Subject: Re: conservation licenses
Date: Oct 3 00:32:21 1997
From: Michael Price - mprice at mindlink.bc.ca


Hi Tweets,

Don Baccus writes in, um, forthright rebuttal, let's say, to Debbie Feinman:

>And I'm sure you profusely thank the hunters you occasionally meet for
>funding these refuges that you've been able to enjoy free of charge?
>
>If not, you're an ingrate. A welfare birder, in a sense, living off the
>largesse of those who fund the purchase and maintenance of these lands (no,
>I've never hunted, but I know where the money comes from).

I think Don's right---nonononono, not that Debbie's an ingrate; nobody could
have a signature block as cool as her funny raven quote and be an
ingrate--but that birders usually--heck, almost always--ride on the work of
conservationists and hunters for many of our best birding areas. We have
seen what is often the best birding land bought by hunters and/or
off-road-vehicle or offleash dog-owners or industrial and residential
development or whatever, and developed by those groups for their own use, or
seen waaayyyy-better organised hunting and other groups and organisations
politically persuade government to sequester the best land for *their* use,
subject to regulation, and we birders continue to sit, collectively, on our
thumbs moaning about how it's all disappearing and those nasty hunters etc.
have the rest and that they call the, ahem, shots. Sorry.

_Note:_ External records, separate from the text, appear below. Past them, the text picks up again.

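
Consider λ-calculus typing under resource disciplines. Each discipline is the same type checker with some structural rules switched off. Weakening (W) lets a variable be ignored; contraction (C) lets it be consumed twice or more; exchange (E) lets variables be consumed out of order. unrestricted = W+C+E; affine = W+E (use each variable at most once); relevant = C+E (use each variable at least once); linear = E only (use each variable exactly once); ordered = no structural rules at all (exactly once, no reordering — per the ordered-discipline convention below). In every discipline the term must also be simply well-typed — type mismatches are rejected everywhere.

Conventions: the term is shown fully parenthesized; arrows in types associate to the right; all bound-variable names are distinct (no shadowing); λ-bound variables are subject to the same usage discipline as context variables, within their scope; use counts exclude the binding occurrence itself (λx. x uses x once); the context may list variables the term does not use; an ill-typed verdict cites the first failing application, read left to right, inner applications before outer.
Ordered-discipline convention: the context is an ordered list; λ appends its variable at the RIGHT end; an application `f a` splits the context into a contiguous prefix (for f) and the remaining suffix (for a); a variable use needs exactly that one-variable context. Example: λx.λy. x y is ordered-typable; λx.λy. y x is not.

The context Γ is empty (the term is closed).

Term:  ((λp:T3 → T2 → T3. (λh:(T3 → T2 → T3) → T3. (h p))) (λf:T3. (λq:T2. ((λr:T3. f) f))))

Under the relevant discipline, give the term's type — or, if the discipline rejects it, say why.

not well-typed under relevant — unused: q, r — weakening required
usage: p (bound): 1, h (bound): 1, f (bound): 2, q (bound): 0, r (bound): 0
use order (left to right): h, p, f, f
typing: well-typed — term : ((T3 → T2 → T3) → T3) → T3
summary: ordered ✗; linear ✗; affine ✗; relevant ✗; unrestricted ✓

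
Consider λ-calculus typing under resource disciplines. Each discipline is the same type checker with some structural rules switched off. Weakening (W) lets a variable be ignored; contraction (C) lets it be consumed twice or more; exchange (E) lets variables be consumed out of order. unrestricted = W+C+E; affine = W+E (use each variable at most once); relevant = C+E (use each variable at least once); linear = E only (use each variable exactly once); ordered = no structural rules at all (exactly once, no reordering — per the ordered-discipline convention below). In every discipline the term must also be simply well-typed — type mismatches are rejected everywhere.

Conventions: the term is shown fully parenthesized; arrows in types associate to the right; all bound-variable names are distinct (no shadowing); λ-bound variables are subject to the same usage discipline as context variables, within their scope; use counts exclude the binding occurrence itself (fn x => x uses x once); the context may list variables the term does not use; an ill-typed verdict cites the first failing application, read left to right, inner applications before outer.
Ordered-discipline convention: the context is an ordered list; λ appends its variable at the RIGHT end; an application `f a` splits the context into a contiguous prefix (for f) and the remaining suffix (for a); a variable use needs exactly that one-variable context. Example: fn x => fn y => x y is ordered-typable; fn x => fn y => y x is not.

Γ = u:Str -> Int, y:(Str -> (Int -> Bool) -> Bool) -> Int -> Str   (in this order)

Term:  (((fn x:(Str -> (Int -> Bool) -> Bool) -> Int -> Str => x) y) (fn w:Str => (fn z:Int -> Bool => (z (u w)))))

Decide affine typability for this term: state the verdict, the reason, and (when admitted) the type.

yes — none of u, y, x, w, z used more than once; term : Int -> Str
use counts: u: 1×; y: 1×; x [bound]: 1×; w [bound]: 1×; z [bound]: 1×
left-to-right use order: x, y, z, u, w
typing: the term checks, with type Int -> Str
summary: ordered ✗, linear ✓, affine ✓, relevant ✓, unrestricted ✓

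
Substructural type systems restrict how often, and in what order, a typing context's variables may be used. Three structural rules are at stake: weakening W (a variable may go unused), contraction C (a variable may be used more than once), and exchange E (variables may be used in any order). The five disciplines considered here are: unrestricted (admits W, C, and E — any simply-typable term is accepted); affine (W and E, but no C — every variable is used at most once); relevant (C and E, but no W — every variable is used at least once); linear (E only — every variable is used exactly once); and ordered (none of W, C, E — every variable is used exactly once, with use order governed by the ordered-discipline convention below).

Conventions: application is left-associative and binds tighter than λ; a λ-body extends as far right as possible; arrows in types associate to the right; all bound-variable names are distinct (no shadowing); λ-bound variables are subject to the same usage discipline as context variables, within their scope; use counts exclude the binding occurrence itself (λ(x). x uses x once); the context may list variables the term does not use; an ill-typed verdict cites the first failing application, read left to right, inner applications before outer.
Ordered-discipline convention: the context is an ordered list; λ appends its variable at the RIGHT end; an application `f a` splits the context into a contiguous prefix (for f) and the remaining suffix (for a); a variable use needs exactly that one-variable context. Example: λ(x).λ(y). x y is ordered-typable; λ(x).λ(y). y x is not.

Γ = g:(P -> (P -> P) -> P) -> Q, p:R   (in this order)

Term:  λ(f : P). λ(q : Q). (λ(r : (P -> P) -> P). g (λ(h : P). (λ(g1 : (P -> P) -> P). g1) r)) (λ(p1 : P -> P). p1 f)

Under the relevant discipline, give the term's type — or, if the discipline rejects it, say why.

not well-typed under relevant — unused: p, q, h — weakening required
usage: g=1, p=0, f (λ-bound)=1, q (λ-bound)=0, r (λ-bound)=1, h (λ-bound)=0, g1 (λ-bound)=1, p1 (λ-bound)=1
order of uses: g, g1, r, p1, f
typing: well-typed — term : P -> Q -> Q
summary: ordered ✗; linear ✗; affine ✓; relevant ✗; unrestricted ✓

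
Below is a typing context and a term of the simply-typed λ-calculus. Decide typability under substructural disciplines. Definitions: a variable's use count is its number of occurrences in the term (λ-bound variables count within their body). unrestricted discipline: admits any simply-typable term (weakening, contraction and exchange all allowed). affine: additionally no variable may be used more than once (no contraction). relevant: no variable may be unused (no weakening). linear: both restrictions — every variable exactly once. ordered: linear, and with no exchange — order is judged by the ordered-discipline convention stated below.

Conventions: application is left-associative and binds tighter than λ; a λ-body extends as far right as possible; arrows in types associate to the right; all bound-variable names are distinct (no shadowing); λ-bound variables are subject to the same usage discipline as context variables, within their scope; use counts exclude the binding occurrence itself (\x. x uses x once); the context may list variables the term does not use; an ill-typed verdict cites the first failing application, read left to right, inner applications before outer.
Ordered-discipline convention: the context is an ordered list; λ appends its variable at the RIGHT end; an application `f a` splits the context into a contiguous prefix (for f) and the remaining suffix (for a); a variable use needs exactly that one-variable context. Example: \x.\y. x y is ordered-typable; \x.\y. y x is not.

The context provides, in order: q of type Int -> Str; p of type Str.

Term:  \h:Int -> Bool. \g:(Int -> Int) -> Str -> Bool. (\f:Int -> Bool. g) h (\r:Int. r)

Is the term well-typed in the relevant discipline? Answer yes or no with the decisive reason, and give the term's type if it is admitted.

no — q, p, f left unused
variable uses: q: 0×, p: 0×, h (bound): 1×, g (bound): 1×, f (bound): 0×, r (bound): 1×
left-to-right use order: g, h, r
typing: well-typed at (Int -> Bool) -> ((Int -> Int) -> Str -> Bool) -> Str -> Bool
per-discipline verdicts: ordered ✗ · linear ✗ · affine ✓ · relevant ✗ · unrestricted ✓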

This will go on as long as birders would rather be used as human shields by
the Khmer Rouge than organise to protect and further our own interests,
raise money for *birding* land to be used for *birding*, or refuse to
organise into lobbies, whether state, provincial, or federal in either
country, and continue to look for the free ride, and let everyone else beat
us to the draw on increasingly scarce land because we're too damn moral and
'nice' (yichhh) to get involved either in politics or the cold economics of
our activity. It's a case of 'Get with the tour, Bunky, or get left on the
sidewalk.'

The solution to this problem is conceptually simple: buy good birding land,
or organise into sufficiently powerful lobbies to persuade government, or
lose it as ausual to competing interests, though often much smaller but far
more aggressive and focussed. Most every birder I know personally would
rather chew off a leg than be, to use the word they themselves use,
'confrontational'. I'd like to point out that it's time and past for those
birders to learn the distinction between actual confrontation and simple
self-assertion of one's rights and interests instead of the usual 'The meek
shall inherit the earth. May we have it now, please?' approach.

But the point is, after all, to enjoy ourselves. Well, I'd like to reiterate
my suggestion that taxes and licences, being the children of bureaucrats,
are not exactly feel-good ways to make money even if one could be assured
that the money goes where one hopes. That if hunters can raise money through
a stamp program, what kind of dough could *birders*--who are much more
numerous--raise in that way? There are good bird artists behind every second
tree, it seems: surely to heaven there's some who'd leap at the chance for a
good stamp-design competition, who must be fed up with doing waterfowl by
now. It doesn't have to be a stamp program, just some kind of low-cost,
high-turnover good that anyone, man, woman, child, whole families,
societies, organisations, groups of any kind, what*ever*, can buy in any
quantity with a little money or a lot. People feel better if they get a
goodie every time they spend something, so appeal--as the hunters have done,
they're the experts at this--to the 'kid at the penny candy rack' that's
still there, if buried, in all of us.

Michael Price We aren't flying...we're falling with style!